Der Regionalrat für Umwelt, Toto Cordaro, hat das Dekret zur Erteilung der einheitlichen regionalen Genehmigungsmaßnahme (Paur) für eines der am meisten erwarteten Projekte im Bereich der Abwasserbewirtschaftung in Sizilien unterzeichnet.

Dieses Projekt, das von den Büros des einzigen außerordentlichen Kommissars für Reinigung, Maurizio Giugni, vorgestellt wurde, ist für die Stadt Palermo von entscheidender Bedeutung und ermöglicht es, die jahrelange Inaktivität, die zur Einleitung des Vertragsverletzungsverfahrens der Europäischen Union führte, aufzuholen Nichteinhaltung der Gemeinschaftsrichtlinie über kommunales Abwasser.

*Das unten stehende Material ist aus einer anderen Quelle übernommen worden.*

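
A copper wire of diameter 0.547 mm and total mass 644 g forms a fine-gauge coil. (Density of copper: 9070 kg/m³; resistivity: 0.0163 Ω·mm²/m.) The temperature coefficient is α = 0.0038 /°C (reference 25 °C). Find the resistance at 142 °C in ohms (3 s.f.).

ρ = 0.0163 Ω·mm²/m = 1.63×10^-8 Ω·m
A = π(d/2)² = π(2.7350e-04 m)² = 2.3500e-07 m²
L = m/(density·A) = 0.644/(9070×2.3500e-07) = 302.1 m
R = ρL/A = (1.63×10^-8)(302.1)/(2.3500e-07) = 20.96 Ω
R(142 °C) = 20.96 × (1 + 0.0038×117) = 30.3 Ω

30.3 Ω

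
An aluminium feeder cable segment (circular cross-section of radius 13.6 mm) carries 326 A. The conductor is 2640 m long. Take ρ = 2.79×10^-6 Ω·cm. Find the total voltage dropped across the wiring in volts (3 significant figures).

41.3 V

ρ = 2.79×10^-6 Ω·cm = 2.79×10^-8 Ω·m
A = πr² = π(1.3600e-02 m)² = 5.811e-04 m²
R = ρL/A = (2.79×10^-8)(2640)/(5.811e-04) = 0.1268 Ω
V = IR = 326 × 0.1268 = 41.3 V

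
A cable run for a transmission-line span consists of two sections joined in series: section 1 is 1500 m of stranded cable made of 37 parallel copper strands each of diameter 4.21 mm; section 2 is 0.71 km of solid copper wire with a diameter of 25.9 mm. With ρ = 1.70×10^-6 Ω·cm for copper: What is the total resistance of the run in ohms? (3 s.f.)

0.0724 Ω

ρ = 1.70×10^-6 Ω·cm = 1.70×10^-8 Ω·m
Section 1: A_strand = π(2.1050e-03)² = 1.392e-05 m²; R₁ = ρL/(N·A_s) = (1.70×10^-8)(1500)/(37×1.392e-05) = 0.04951 Ω
Section 2: A = π(d/2)² = π(1.2950e-02 m)² = 5.269e-04 m²
R₂ = (1.70×10^-8)(710)/(5.269e-04) = 0.02291 Ω
R = R₁ + R₂ = 0.0724 Ω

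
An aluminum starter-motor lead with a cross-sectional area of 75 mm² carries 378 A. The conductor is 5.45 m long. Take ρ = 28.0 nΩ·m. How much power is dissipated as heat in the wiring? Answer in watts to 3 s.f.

ρ = 28.0 nΩ·m = 2.80×10^-8 Ω·m
A = 75 mm² = 7.500e-05 m²
R = ρL/A = (2.80×10^-8)(5.45)/(7.500e-05) = 0.002035 Ω
P = I²R = (378)² × 0.002035 = 291 W

291 W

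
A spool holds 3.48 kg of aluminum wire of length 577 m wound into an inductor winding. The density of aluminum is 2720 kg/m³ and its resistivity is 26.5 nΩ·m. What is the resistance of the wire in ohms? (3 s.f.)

6.90 Ω

ρ = 26.5 nΩ·m = 2.65×10^-8 Ω·m
A = m/(density·L) = 3.48/(2720×577) = 2.2174e-06 m²
R = ρL/A = (2.65×10^-8)(577)/(2.2174e-06) = 6.90 Ω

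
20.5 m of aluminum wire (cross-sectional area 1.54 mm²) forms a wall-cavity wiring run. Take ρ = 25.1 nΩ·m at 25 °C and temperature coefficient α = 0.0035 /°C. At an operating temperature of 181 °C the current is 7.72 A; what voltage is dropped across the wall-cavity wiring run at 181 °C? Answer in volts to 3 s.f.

3.99 V

ρ = 25.1 nΩ·m = 2.51×10^-8 Ω·m
A = 1.54 mm² = 1.540e-06 m²
R₍25₎ = ρL/A = (2.51×10^-8)(20.5)/(1.540e-06) = 0.3341 Ω
R₍181₎ = R₍25₎(1 + αΔT) = 0.3341 × (1 + 0.0035×156) = 0.5166 Ω
V = IR = 7.72 × 0.5166 = 3.99 V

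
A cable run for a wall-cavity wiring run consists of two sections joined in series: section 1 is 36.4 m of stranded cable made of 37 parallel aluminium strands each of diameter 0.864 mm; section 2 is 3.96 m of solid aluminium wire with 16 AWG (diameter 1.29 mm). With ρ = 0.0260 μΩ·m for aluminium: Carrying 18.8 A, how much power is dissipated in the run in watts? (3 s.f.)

ρ = 0.0260 μΩ·m = 2.60×10^-8 Ω·m
Section 1: A_strand = π(4.3200e-04)² = 5.863e-07 m²; R₁ = ρL/(N·A_s) = (2.60×10^-8)(36.4)/(37×5.863e-07) = 0.04363 Ω
Section 2: A = π(1.29/2 mm)² = π(6.4500e-04 m)² = 1.307e-06 m²
R₂ = (2.60×10^-8)(3.96)/(1.307e-06) = 0.07878 Ω
R = R₁ + R₂ = 0.1224 Ω
P = I²R = (18.8)² × 0.1224 = 43.3 W

43.3 W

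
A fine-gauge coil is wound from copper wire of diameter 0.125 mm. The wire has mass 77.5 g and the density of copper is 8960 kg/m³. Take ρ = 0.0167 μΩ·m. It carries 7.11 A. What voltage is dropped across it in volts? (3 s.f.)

ρ = 0.0167 μΩ·m = 1.67×10^-8 Ω·m
A = π(d/2)² = π(6.2500e-05 m)² = 1.2272e-08 m²
L = m/(density·A) = 0.0775/(8960×1.2272e-08) = 704.8 m
R = ρL/A = (1.67×10^-8)(704.8)/(1.2272e-08) = 959.2 Ω
V = IR = 7.11 × 959.2 = 6820 V

6820 V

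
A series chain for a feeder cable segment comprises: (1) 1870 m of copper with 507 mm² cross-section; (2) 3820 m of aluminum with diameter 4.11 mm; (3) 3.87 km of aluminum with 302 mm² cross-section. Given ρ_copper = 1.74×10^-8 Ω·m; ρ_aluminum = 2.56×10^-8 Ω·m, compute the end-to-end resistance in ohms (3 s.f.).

Seg 1: A = 507 mm² = 5.070e-04 m²
R_1 = (1.74×10^-8)(1870)/(5.070e-04) = 0.06418 Ω
Seg 2: A = π(d/2)² = π(2.0550e-03 m)² = 1.327e-05 m²
R_2 = (2.56×10^-8)(3820)/(1.327e-05) = 7.371 Ω
Seg 3: A = 302 mm² = 3.020e-04 m²
R_3 = (2.56×10^-8)(3870)/(3.020e-04) = 0.3281 Ω
R_total = R_1 + R_2 + R_3 = 7.76 Ω

7.76 Ω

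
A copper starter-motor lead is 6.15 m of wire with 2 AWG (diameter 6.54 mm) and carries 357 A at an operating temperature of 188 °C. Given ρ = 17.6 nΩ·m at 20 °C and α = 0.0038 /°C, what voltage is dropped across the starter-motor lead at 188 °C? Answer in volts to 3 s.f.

1.88 V

ρ = 17.6 nΩ·m = 1.76×10^-8 Ω·m
A = π(6.54/2 mm)² = π(3.2700e-03 m)² = 3.359e-05 m²
R₍20₎ = ρL/A = (1.76×10^-8)(6.15)/(3.359e-05) = 0.003222 Ω
R₍188₎ = R₍20₎(1 + αΔT) = 0.003222 × (1 + 0.0038×168) = 0.005279 Ω
V = IR = 357 × 0.005279 = 1.88 V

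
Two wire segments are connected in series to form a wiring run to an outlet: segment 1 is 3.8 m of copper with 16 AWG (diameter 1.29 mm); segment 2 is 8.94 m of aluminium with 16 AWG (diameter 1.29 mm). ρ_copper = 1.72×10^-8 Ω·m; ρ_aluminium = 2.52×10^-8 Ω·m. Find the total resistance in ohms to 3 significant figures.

0.222 Ω

Segment 1: A = π(1.29/2 mm)² = π(6.4500e-04 m)² = 1.307e-06 m²
R₁ = ρL/A = (1.72×10^-8)(3.8)/(1.307e-06) = 0.05001 Ω
R₂ = (2.52×10^-8)(8.94)/(1.307e-06) = 0.1724 Ω
R = R₁ + R₂ = 0.222 Ω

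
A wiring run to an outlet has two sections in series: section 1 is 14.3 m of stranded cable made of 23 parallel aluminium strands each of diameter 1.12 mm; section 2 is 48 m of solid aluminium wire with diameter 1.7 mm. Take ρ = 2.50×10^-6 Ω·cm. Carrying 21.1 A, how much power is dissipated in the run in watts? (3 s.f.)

242 W

ρ = 2.50×10^-6 Ω·cm = 2.50×10^-8 Ω·m
Section 1: A_strand = π(5.6000e-04)² = 9.852e-07 m²; R₁ = ρL/(N·A_s) = (2.50×10^-8)(14.3)/(23×9.852e-07) = 0.01578 Ω
Section 2: A = π(d/2)² = π(8.5000e-04 m)² = 2.270e-06 m²
R₂ = (2.50×10^-8)(48)/(2.270e-06) = 0.5287 Ω
R = R₁ + R₂ = 0.5445 Ω
P = I²R = (21.1)² × 0.5445 = 242 W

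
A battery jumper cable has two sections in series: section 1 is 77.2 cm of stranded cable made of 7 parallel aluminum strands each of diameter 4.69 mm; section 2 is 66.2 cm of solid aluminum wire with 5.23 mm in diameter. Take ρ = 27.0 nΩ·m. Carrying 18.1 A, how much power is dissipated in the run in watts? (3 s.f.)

0.329 W

ρ = 27.0 nΩ·m = 2.70×10^-8 Ω·m
Section 1: A_strand = π(2.3450e-03)² = 1.728e-05 m²; R₁ = ρL/(N·A_s) = (2.70×10^-8)(0.772)/(7×1.728e-05) = 1.724×10^-4 Ω
Section 2: A = π(d/2)² = π(2.6150e-03 m)² = 2.148e-05 m²
R₂ = (2.70×10^-8)(0.662)/(2.148e-05) = 8.320×10^-4 Ω
R = R₁ + R₂ = 0.001004 Ω
P = I²R = (18.1)² × 0.001004 = 0.329 W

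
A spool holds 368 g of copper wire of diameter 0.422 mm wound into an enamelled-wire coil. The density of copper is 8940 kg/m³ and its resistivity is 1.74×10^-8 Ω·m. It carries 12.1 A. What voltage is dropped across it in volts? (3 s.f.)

A = π(d/2)² = π(2.1100e-04 m)² = 1.3987e-07 m²
L = m/(density·A) = 0.368/(8940×1.3987e-07) = 294.3 m
R = ρL/A = (1.74×10^-8)(294.3)/(1.3987e-07) = 36.61 Ω
V = IR = 12.1 × 36.61 = 443 V

443 V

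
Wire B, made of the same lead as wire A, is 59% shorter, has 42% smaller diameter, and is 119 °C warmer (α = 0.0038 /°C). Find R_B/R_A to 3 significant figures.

R ∝ ρL/d² with ρ ∝ (1+αΔT), so R_B/R_A = (1 − 59/100) × (1 − 42/100)⁻² × (1 + 0.0038×119)
= 0.41 × 2.973 × 1.452 = 1.77

1.77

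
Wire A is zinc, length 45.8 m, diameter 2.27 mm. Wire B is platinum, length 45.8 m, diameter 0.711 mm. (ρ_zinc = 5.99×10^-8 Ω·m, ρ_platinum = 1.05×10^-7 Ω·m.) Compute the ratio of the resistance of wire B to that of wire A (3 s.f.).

R ∝ ρL/d², so R_B/R_A = (ρ_B/ρ_A) × (d_A/d_B)²
= (1.05×10^-7/5.99×10^-8) × (2.27/0.711)² = 17.9

17.9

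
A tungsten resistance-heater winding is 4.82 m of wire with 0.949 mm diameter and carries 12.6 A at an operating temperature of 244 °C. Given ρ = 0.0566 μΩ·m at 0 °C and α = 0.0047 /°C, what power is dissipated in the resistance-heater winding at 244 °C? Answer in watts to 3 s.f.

131 W

ρ = 0.0566 μΩ·m = 5.66×10^-8 Ω·m
A = π(d/2)² = π(4.7450e-04 m)² = 7.073e-07 m²
R₍0₎ = ρL/A = (5.66×10^-8)(4.82)/(7.073e-07) = 0.3857 Ω
R₍244₎ = R₍0₎(1 + αΔT) = 0.3857 × (1 + 0.0047×244) = 0.828 Ω
P = I²R = (12.6)² × 0.828 = 131 W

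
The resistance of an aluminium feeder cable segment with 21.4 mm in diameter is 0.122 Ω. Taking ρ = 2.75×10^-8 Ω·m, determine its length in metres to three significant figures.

A = π(d/2)² = π(1.0700e-02 m)² = 3.597e-04 m²
L = RA/ρ = (0.122)(3.597e-04)/(2.75×10^-8) = 1600 m

1600 m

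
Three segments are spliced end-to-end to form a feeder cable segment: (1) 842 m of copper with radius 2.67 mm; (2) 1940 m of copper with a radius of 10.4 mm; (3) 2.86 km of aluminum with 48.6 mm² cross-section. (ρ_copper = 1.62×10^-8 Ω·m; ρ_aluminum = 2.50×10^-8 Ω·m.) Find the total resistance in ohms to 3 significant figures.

Seg 1: A = πr² = π(2.6700e-03 m)² = 2.240e-05 m²
R_1 = (1.62×10^-8)(842)/(2.240e-05) = 0.6091 Ω
Seg 2: A = πr² = π(1.0400e-02 m)² = 3.398e-04 m²
R_2 = (1.62×10^-8)(1940)/(3.398e-04) = 0.09249 Ω
Seg 3: A = 48.6 mm² = 4.860e-05 m²
R_3 = (2.50×10^-8)(2860)/(4.860e-05) = 1.471 Ω
R_total = R_1 + R_2 + R_3 = 2.17 Ω

2.17 Ω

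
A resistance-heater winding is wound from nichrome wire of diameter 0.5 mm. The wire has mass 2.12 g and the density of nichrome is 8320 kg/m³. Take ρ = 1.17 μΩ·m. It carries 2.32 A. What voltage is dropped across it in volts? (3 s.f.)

ρ = 1.17 μΩ·m = 1.17×10^-6 Ω·m
A = π(d/2)² = π(2.5000e-04 m)² = 1.9635e-07 m²
L = m/(density·A) = 0.00212/(8320×1.9635e-07) = 1.298 m
R = ρL/A = (1.17×10^-6)(1.298)/(1.9635e-07) = 7.733 Ω
V = IR = 2.32 × 7.733 = 17.9 V

17.9 V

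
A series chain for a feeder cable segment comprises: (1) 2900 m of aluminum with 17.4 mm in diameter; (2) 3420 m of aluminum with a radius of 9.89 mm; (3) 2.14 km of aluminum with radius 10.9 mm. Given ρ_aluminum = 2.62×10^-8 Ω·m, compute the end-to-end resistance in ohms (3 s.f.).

Seg 1: A = π(d/2)² = π(8.7000e-03 m)² = 2.378e-04 m²
R_1 = (2.62×10^-8)(2900)/(2.378e-04) = 0.3195 Ω
Seg 2: A = πr² = π(9.8900e-03 m)² = 3.073e-04 m²
R_2 = (2.62×10^-8)(3420)/(3.073e-04) = 0.2916 Ω
Seg 3: A = πr² = π(1.0900e-02 m)² = 3.733e-04 m²
R_3 = (2.62×10^-8)(2140)/(3.733e-04) = 0.1502 Ω
R_total = R_1 + R_2 + R_3 = 0.761 Ω

0.761 Ω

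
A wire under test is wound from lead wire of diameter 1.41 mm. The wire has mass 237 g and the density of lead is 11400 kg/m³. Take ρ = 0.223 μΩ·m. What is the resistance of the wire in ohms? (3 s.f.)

ρ = 0.223 μΩ·m = 2.23×10^-7 Ω·m
A = π(d/2)² = π(7.0500e-04 m)² = 1.5615e-06 m²
L = m/(density·A) = 0.237/(11400×1.5615e-06) = 13.31 m
R = ρL/A = (2.23×10^-7)(13.31)/(1.5615e-06) = 1.90 Ω

1.90 Ω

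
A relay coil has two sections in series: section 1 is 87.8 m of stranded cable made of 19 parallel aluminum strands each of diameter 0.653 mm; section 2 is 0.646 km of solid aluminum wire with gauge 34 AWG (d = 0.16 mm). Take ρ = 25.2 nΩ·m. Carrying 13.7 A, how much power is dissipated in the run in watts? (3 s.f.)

ρ = 25.2 nΩ·m = 2.52×10^-8 Ω·m
Section 1: A_strand = π(3.2650e-04)² = 3.349e-07 m²; R₁ = ρL/(N·A_s) = (2.52×10^-8)(87.8)/(19×3.349e-07) = 0.3477 Ω
Section 2: A = π(0.16/2 mm)² = π(8.0000e-05 m)² = 2.011e-08 m²
R₂ = (2.52×10^-8)(646)/(2.011e-08) = 809.7 Ω
R = R₁ + R₂ = 810 Ω
P = I²R = (13.7)² × 810 = 1.52×10^5 W

1.52×10^5 W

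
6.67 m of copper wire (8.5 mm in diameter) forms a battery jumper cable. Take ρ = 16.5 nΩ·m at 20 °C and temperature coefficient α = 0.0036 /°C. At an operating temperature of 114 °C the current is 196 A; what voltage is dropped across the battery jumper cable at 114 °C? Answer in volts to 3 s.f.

ρ = 16.5 nΩ·m = 1.65×10^-8 Ω·m
A = π(d/2)² = π(4.2500e-03 m)² = 5.675e-05 m²
R₍20₎ = ρL/A = (1.65×10^-8)(6.67)/(5.675e-05) = 0.001939 Ω
R₍114₎ = R₍20₎(1 + αΔT) = 0.001939 × (1 + 0.0036×94) = 0.002596 Ω
V = IR = 196 × 0.002596 = 0.509 V

0.509 V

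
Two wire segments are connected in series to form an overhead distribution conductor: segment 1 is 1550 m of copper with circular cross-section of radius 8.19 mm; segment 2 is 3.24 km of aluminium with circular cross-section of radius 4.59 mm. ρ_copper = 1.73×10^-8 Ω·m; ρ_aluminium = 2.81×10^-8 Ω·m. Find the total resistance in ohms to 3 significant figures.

Segment 1: A = πr² = π(8.1900e-03 m)² = 2.107e-04 m²
R₁ = ρL/A = (1.73×10^-8)(1550)/(2.107e-04) = 0.1273 Ω
Segment 2: A = πr² = π(4.5900e-03 m)² = 6.619e-05 m²
R₂ = (2.81×10^-8)(3240)/(6.619e-05) = 1.376 Ω
R = R₁ + R₂ = 1.50 Ω

1.50 Ω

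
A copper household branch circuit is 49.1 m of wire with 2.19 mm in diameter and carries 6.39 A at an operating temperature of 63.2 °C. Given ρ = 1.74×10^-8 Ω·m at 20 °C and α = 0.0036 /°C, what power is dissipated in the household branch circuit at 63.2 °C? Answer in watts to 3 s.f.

10.7 W

A = π(d/2)² = π(1.0950e-03 m)² = 3.767e-06 m²
R₍20₎ = ρL/A = (1.74×10^-8)(49.1)/(3.767e-06) = 0.2268 Ω
R₍63.2₎ = R₍20₎(1 + αΔT) = 0.2268 × (1 + 0.0036×43.2) = 0.2621 Ω
P = I²R = (6.39)² × 0.2621 = 10.7 W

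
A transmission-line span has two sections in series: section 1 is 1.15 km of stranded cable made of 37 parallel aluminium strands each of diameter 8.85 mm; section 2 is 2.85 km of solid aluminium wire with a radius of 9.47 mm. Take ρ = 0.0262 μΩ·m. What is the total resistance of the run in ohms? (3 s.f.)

ρ = 0.0262 μΩ·m = 2.62×10^-8 Ω·m
Section 1: A_strand = π(4.4250e-03)² = 6.151e-05 m²; R₁ = ρL/(N·A_s) = (2.62×10^-8)(1150)/(37×6.151e-05) = 0.01324 Ω
Section 2: A = πr² = π(9.4700e-03 m)² = 2.817e-04 m²
R₂ = (2.62×10^-8)(2850)/(2.817e-04) = 0.265 Ω
R = R₁ + R₂ = 0.278 Ω

0.278 Ω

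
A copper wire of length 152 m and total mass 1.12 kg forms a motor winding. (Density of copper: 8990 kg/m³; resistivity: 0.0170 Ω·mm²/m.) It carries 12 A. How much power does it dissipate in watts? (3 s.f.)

454 W

ρ = 0.0170 Ω·mm²/m = 1.70×10^-8 Ω·m
A = m/(density·L) = 1.12/(8990×152) = 8.1962e-07 m²
R = ρL/A = (1.70×10^-8)(152)/(8.1962e-07) = 3.153 Ω
P = I²R = (12)² × 3.153 = 454 W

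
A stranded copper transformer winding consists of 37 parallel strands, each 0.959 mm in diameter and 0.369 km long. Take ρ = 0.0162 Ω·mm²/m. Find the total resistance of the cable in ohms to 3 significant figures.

0.224 Ω

ρ = 0.0162 Ω·mm²/m = 1.62×10^-8 Ω·m
A_strand = π(4.7950e-04 m)² = 7.223e-07 m²
R_strand = ρL/A = (1.62×10^-8)(369)/(7.223e-07) = 8.276 Ω
R_total = R_strand/N = 8.276/37 = 0.224 Ω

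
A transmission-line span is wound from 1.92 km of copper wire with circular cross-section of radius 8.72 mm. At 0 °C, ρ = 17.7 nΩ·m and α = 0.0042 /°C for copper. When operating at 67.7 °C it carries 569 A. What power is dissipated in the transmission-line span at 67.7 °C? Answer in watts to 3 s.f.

ρ = 17.7 nΩ·m = 1.77×10^-8 Ω·m
A = πr² = π(8.7200e-03 m)² = 2.389e-04 m²
R₍0₎ = ρL/A = (1.77×10^-8)(1920)/(2.389e-04) = 0.1423 Ω
R₍67.7₎ = R₍0₎(1 + αΔT) = 0.1423 × (1 + 0.0042×67.7) = 0.1827 Ω
P = I²R = (569)² × 0.1827 = 59200 W

59200 W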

„Dieser Akt und dieses Projekt, das der Stadt Palermo und den Palermitanern gewidmet ist, sind ein gutes Omen für die großartige Arbeit, die den neuen Bürgermeister Roberto Lagalla erwartet – erklärt der Kommissar Cordaro – Die Genehmigung dieses Projekts bezeugt, wie sich die Regierung von Musumeci in Eile erholt eine außergewöhnliche strukturelle und zeitliche Kluft.
Dank der ständigen Zusammenarbeit mit der Struktur des Beauftragten für Reinigung definieren und genehmigen wir zahlreiche rückständige Verfahren, die einen endgültigen Wendepunkt im Bereich der Abwasserbewirtschaftung zum Schutz unserer Umwelt mit konkreten Maßnahmen darstellen und uns den Ausstieg ermöglichen werden das Verfahren Verletzung, die über den Köpfen der Sizilianer hängt, aufgrund der Nachlässigkeit derer, die uns vorausgegangen sind.
Ich bin nach wie vor davon überzeugt, dass wir bis zum Ende der Legislaturperiode einen Prozess abschließen werden, der uns zufrieden stellen und vor allem den Sizilianern konkrete Antworten geben wird ».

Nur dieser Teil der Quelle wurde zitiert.